Après le deuil, la vie !
 

 


           Le deuil, une défaite qui peut devenir une victoire.

On utilise quelquefois l'expression "Pauvre comme Job" pour évoquer le comble du malheur, l'épreuve qui anéantit toute raison de vivre. Avant de perdre la santé, Job - en une seule journée - a perdu ses troupeaux, ses serviteurs et ses servantes, ainsi que ses sept fils et ses trois filles tués par des malfaiteurs ou écrasés sous une maison... La Bible, qui nous relate cette histoire, nous apprend que Job était auparavant un homme très riche. C'était également un homme intègre et droit : "il craignait Dieu et se détournait du mal".

Voici comment il a réagi à ces événements dramatiques : "Job se leva, déchira son manteau et se rasa la tête ; puis il se jeta par terre, il se prosterna et dit : Je suis sorti nu du sein de ma mère, et nu je retournerai dans le sein de la terre. L'Eternel a donné, l'Eternel a ôté ; que le nom de l'Eternel soit béni". Et le texte biblique continue ainsi : "En tout cela, Job ne pécha pas et n'attribua rien d'injuste à Dieu (1)".
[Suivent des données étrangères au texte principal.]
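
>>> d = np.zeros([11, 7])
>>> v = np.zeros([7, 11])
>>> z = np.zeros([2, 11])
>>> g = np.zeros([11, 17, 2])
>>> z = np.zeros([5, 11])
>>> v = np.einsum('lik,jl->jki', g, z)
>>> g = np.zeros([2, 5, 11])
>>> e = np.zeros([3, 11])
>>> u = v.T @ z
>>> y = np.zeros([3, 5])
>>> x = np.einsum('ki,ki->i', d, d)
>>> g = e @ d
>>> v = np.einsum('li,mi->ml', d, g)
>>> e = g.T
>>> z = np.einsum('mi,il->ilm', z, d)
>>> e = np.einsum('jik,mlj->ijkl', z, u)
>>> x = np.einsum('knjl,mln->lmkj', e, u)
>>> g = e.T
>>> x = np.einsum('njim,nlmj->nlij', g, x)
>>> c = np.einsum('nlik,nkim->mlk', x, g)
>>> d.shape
(11, 7)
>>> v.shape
(3, 11)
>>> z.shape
(11, 7, 5)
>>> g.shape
(2, 5, 11, 7)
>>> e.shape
(7, 11, 5, 2)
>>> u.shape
(17, 2, 11)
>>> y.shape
(3, 5)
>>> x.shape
(2, 17, 11, 5)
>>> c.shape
(7, 17, 5)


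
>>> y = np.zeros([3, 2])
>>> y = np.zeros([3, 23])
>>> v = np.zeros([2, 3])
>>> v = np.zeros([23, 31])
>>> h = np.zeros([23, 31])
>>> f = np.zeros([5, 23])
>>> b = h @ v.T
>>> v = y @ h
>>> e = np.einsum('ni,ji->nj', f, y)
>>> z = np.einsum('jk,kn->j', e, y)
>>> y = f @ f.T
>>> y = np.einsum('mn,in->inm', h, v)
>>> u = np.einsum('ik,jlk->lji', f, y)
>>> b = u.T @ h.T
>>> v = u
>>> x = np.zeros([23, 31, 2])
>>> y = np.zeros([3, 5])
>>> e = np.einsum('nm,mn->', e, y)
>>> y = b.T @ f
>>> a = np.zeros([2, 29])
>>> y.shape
(23, 3, 23)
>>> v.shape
(31, 3, 5)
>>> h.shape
(23, 31)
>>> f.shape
(5, 23)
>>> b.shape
(5, 3, 23)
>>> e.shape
()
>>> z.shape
(5,)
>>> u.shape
(31, 3, 5)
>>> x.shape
(23, 31, 2)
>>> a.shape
(2, 29)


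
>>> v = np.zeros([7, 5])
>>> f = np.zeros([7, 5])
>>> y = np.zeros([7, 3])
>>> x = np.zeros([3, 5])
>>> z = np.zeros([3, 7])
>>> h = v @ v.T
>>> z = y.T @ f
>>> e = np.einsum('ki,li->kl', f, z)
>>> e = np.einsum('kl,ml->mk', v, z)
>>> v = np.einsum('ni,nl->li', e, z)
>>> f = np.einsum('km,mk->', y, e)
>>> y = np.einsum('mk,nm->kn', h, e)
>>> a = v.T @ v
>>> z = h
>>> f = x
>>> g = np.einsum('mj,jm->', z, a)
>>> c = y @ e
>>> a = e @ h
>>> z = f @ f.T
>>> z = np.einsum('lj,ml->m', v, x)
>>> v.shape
(5, 7)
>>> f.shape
(3, 5)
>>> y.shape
(7, 3)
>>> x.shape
(3, 5)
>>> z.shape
(3,)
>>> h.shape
(7, 7)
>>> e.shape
(3, 7)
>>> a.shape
(3, 7)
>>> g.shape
()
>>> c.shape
(7, 7)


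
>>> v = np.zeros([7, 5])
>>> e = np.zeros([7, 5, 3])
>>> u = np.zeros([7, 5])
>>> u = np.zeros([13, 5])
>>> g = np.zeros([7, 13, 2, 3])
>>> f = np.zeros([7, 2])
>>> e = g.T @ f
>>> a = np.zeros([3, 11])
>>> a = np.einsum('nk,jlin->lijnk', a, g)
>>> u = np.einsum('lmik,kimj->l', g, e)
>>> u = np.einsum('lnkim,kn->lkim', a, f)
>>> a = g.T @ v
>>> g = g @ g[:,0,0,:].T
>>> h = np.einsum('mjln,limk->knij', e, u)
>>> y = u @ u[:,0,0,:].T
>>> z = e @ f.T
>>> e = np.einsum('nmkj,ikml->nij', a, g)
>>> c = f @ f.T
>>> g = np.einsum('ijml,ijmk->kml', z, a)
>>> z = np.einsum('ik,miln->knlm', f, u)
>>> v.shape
(7, 5)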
Et la femme de Job ? Oui, Job avait une femme, la mère de ses sept fils et de ses trois filles. Affligée comme son mari, elle lui a dit : "Tu demeures ferme dans ton intégrité ! Maudis Dieu et meurs 1" Mais Job n'a pas écouté ses paroles qui, à la tristesse, voulaient ajouter le désespoir et la mort.

Ce que l'on oublie souvent, c'est qu'après un temps de deuil dont on ne connaît pas la durée, Job a entendu Dieu lui parler, l'instruire, ouvrir ses yeux sur de nouvelles réalités en rapport avec la petitesse de l'homme, la grandeur et la sagesse de Dieu. Devenu plus proche de Dieu, il lui confie dans une prière : "Mon oreille avait entendu parler de toi ; maintenant, mon oeil t'a vu (2)".
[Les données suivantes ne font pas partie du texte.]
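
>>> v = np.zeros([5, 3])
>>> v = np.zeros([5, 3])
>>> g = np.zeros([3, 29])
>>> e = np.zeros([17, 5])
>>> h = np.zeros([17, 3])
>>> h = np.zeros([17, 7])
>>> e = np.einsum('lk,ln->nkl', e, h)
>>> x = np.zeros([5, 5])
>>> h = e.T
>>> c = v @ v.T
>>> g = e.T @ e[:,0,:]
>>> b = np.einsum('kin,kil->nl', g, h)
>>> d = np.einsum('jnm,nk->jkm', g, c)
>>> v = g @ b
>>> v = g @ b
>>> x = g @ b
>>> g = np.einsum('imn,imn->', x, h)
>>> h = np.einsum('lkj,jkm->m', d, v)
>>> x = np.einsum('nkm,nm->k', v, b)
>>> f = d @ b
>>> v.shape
(17, 5, 7)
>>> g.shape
()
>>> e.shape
(7, 5, 17)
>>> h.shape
(7,)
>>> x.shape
(5,)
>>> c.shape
(5, 5)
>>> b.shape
(17, 7)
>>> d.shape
(17, 5, 17)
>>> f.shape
(17, 5, 7)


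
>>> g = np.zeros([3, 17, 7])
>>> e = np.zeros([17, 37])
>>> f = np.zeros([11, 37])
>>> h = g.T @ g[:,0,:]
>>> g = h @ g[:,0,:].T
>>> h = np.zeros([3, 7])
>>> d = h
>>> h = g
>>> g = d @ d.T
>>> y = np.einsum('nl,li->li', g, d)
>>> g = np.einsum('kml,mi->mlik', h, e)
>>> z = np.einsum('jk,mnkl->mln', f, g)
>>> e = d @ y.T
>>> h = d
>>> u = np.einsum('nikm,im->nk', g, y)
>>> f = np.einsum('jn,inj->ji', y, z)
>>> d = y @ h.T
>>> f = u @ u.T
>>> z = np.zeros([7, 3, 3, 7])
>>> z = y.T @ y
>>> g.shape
(17, 3, 37, 7)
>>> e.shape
(3, 3)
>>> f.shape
(17, 17)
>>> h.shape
(3, 7)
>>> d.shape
(3, 3)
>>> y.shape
(3, 7)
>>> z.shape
(7, 7)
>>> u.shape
(17, 37)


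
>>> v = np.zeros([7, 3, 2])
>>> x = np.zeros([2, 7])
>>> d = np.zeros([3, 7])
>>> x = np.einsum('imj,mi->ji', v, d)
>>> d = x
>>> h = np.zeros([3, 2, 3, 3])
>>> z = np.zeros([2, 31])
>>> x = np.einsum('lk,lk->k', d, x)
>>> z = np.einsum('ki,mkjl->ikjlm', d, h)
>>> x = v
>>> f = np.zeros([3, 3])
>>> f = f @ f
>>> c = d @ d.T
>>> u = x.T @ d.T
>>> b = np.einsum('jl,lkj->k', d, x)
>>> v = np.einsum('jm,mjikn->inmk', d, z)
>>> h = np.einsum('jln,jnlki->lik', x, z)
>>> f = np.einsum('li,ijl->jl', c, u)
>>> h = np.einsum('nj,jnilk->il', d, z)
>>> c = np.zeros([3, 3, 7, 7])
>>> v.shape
(3, 3, 7, 3)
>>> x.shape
(7, 3, 2)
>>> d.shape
(2, 7)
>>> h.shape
(3, 3)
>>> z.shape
(7, 2, 3, 3, 3)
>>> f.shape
(3, 2)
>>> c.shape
(3, 3, 7, 7)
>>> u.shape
(2, 3, 2)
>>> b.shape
(3,)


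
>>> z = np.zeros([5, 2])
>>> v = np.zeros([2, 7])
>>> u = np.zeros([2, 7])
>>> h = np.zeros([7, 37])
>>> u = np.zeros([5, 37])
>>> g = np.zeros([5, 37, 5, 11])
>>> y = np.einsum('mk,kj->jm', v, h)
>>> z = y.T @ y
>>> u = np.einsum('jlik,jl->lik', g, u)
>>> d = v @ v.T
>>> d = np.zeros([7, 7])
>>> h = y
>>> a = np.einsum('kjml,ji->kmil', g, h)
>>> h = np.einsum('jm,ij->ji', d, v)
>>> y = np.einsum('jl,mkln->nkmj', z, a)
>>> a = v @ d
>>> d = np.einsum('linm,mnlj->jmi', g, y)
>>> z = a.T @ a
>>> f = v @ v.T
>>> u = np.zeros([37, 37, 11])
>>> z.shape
(7, 7)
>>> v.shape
(2, 7)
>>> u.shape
(37, 37, 11)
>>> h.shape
(7, 2)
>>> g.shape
(5, 37, 5, 11)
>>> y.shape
(11, 5, 5, 2)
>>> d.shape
(2, 11, 37)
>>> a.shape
(2, 7)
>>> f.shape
(2, 2)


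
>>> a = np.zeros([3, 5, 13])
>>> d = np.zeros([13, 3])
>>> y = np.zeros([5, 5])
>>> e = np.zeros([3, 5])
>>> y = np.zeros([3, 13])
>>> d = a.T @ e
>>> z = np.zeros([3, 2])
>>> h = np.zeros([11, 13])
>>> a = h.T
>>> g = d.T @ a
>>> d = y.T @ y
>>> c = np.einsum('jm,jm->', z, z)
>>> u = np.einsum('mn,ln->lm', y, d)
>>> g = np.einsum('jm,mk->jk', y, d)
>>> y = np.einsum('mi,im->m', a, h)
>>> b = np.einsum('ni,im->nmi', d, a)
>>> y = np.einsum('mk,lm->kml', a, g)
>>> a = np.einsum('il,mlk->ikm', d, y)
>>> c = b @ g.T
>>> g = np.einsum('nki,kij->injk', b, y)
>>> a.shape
(13, 3, 11)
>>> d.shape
(13, 13)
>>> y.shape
(11, 13, 3)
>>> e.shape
(3, 5)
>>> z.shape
(3, 2)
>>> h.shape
(11, 13)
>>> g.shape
(13, 13, 3, 11)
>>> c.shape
(13, 11, 3)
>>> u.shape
(13, 3)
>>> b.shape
(13, 11, 13)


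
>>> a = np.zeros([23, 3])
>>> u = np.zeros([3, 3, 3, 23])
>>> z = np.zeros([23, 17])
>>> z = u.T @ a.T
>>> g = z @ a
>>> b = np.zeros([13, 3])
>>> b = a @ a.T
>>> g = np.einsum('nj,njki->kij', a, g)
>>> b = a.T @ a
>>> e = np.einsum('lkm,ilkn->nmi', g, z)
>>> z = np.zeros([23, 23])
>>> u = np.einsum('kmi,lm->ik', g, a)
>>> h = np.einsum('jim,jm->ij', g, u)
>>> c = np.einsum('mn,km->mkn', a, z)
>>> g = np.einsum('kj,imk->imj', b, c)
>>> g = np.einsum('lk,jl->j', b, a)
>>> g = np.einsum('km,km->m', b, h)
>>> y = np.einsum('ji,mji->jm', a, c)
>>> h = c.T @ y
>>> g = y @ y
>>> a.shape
(23, 3)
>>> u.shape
(3, 3)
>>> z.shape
(23, 23)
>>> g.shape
(23, 23)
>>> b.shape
(3, 3)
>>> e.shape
(23, 3, 23)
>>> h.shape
(3, 23, 23)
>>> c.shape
(23, 23, 3)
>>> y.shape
(23, 23)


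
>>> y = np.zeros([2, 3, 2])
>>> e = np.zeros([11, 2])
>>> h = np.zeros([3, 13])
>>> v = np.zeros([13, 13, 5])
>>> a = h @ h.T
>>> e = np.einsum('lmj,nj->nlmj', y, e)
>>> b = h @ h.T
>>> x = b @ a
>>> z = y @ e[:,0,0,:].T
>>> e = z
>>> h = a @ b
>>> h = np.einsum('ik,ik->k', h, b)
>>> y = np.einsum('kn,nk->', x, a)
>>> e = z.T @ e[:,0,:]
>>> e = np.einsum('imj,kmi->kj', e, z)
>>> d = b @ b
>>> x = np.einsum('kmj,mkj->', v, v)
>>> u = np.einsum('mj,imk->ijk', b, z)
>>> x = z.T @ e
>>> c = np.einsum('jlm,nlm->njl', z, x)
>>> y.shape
()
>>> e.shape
(2, 11)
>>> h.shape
(3,)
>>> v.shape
(13, 13, 5)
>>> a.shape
(3, 3)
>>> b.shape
(3, 3)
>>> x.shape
(11, 3, 11)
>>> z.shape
(2, 3, 11)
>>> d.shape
(3, 3)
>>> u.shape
(2, 3, 11)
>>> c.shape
(11, 2, 3)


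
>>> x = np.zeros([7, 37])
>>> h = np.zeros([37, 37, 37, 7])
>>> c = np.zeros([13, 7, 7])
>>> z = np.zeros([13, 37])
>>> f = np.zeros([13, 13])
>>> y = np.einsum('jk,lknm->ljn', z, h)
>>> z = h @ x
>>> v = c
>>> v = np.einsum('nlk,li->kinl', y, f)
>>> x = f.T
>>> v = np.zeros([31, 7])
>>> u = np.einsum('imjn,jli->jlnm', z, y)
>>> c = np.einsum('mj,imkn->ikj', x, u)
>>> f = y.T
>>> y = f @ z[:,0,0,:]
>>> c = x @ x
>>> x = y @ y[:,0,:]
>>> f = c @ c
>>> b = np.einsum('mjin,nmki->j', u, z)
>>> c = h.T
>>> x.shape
(37, 13, 37)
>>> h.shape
(37, 37, 37, 7)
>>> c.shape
(7, 37, 37, 37)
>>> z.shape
(37, 37, 37, 37)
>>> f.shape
(13, 13)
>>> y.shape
(37, 13, 37)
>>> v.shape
(31, 7)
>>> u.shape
(37, 13, 37, 37)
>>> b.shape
(13,)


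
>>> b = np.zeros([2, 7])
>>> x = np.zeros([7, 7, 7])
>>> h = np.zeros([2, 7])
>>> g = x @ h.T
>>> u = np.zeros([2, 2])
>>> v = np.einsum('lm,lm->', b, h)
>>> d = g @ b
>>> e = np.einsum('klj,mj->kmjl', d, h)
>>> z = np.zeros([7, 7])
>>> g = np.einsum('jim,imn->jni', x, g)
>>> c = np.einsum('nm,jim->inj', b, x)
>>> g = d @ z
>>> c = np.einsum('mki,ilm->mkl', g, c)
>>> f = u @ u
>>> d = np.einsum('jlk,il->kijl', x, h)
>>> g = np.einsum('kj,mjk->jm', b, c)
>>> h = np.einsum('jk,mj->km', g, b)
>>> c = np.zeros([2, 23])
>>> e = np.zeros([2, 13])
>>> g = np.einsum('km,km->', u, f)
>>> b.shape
(2, 7)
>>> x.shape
(7, 7, 7)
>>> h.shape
(7, 2)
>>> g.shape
()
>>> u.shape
(2, 2)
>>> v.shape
()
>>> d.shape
(7, 2, 7, 7)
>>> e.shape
(2, 13)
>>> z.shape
(7, 7)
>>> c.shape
(2, 23)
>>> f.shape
(2, 2)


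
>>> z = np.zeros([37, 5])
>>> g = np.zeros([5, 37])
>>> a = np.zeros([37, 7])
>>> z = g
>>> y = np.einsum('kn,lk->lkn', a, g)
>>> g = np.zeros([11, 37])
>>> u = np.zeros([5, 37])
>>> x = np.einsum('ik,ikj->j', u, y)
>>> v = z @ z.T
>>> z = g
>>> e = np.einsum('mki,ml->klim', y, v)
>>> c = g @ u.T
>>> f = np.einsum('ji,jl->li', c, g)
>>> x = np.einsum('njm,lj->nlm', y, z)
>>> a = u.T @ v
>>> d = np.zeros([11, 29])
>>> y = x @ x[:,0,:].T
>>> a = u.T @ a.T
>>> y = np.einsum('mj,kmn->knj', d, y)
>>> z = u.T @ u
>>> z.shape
(37, 37)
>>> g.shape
(11, 37)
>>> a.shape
(37, 37)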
Ce que l'on oublie encore, c'est qu'après cela, "Job reçu plus de bénédictions qu'il n'en avait reçu pendant les premières années de sa vie (3)"...

II y a une vie après le deuil.

Ce récit, si ancien et si saisissant, nous parle de réalités qui peuvent nous concerner tous. Des événements dramatiques nous ont touchés ou peuvent nous toucher, qu'on n'avait pas prévus, auxquels on s'était mal préparés. Ils nous laissent chancelants, accablés, désemparés... Job a ressenti cela et il l'a exprimé : il n'a pas refoulé ses sentiments, il n'a pas menti, ni à lui-même ni aux autres. On a le droit de dire : Je suis triste ; je ne comprends pas. Mais il y a une chose que Job s'est interdit de faire : attribuer à Dieu quelque chose d'injuste.
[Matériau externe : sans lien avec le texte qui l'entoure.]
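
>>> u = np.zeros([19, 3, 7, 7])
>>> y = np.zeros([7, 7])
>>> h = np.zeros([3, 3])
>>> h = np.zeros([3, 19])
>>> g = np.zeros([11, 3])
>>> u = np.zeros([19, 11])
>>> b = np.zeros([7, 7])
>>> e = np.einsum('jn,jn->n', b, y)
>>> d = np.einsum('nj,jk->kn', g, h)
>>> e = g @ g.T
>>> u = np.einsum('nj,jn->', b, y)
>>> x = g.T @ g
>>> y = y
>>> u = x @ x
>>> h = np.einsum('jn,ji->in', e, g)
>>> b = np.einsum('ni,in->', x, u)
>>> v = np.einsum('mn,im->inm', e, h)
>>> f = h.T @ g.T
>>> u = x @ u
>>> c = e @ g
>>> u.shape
(3, 3)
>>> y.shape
(7, 7)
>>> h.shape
(3, 11)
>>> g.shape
(11, 3)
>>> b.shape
()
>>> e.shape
(11, 11)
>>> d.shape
(19, 11)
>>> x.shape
(3, 3)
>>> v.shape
(3, 11, 11)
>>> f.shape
(11, 11)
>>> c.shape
(11, 3)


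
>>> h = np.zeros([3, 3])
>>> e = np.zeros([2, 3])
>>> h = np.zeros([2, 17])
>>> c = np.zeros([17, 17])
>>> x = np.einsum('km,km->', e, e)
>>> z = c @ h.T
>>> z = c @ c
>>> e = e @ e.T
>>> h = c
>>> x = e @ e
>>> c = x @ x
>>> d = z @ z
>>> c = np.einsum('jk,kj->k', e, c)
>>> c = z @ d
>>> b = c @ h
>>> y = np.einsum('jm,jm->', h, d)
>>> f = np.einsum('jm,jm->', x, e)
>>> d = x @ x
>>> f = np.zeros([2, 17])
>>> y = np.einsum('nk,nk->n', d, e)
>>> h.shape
(17, 17)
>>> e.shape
(2, 2)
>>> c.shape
(17, 17)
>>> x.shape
(2, 2)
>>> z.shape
(17, 17)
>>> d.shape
(2, 2)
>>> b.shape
(17, 17)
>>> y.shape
(2,)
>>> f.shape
(2, 17)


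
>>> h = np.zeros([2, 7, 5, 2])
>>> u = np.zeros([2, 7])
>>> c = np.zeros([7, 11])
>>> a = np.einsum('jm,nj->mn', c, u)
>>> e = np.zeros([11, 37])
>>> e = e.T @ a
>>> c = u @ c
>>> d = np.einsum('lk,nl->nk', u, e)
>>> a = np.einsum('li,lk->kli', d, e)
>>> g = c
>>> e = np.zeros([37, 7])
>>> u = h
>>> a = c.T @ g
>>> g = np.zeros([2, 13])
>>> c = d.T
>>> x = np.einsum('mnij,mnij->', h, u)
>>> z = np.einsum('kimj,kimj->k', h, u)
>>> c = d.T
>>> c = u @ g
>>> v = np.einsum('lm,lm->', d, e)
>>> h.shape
(2, 7, 5, 2)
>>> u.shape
(2, 7, 5, 2)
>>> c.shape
(2, 7, 5, 13)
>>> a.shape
(11, 11)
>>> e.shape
(37, 7)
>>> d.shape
(37, 7)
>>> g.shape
(2, 13)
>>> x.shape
()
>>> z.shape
(2,)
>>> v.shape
()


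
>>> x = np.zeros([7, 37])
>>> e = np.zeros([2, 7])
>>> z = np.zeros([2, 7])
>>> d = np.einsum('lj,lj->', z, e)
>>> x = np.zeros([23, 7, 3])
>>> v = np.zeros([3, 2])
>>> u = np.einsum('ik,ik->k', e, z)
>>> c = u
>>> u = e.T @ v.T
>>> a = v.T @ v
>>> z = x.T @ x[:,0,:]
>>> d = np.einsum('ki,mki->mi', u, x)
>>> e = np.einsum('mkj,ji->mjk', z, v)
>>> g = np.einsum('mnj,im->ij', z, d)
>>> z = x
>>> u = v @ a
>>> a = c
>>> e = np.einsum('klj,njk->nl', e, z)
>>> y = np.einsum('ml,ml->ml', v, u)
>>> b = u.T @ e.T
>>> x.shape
(23, 7, 3)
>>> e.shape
(23, 3)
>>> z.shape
(23, 7, 3)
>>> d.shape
(23, 3)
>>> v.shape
(3, 2)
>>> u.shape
(3, 2)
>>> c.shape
(7,)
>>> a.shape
(7,)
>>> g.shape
(23, 3)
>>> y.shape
(3, 2)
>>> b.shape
(2, 23)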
Si une chose arrive, Dieu l'a permise, c'est vrai. Mais Dieu n'est absolument pas en faute. Aucun reproche ne peut lui être adressé. Sa bonté, son amour n'ont pas faibli. Sa fidélité, sa compassion demeurent parfaites. Sa consolation, son secours sont prêts à se déverser, si nos coeurs restent ouverts devant lui.

Il y a beaucoup d'événements face auxquels on ne peut rien. Mais on est toujours responsable de l'attitude de notre coeur.

La Bible dit : "Au jour du bonheur réjouis-toi ; au jour du malheur, réfléchis (4)". Ce conseil nous indique que le malheur n'est pas une impasse. Au contraire. Notre marche est ralentie ou interrompue, mais c'est pour mieux découvrir l'étape nouvelle que Dieu a préparée. C'est là qu'intervient le travail de deuil, pendant lequel notre résistance doit céder peu à peu pour se reconstruire d'une manière nouvelle. Le deuil, c'est une défaite qui peut devenir une victoire. On est blessé, mais quelqu'un veut nous guider vers la lumière. Cela passe par l'acceptation : il faut accepter que les choses ne soient plus jamais comme avant.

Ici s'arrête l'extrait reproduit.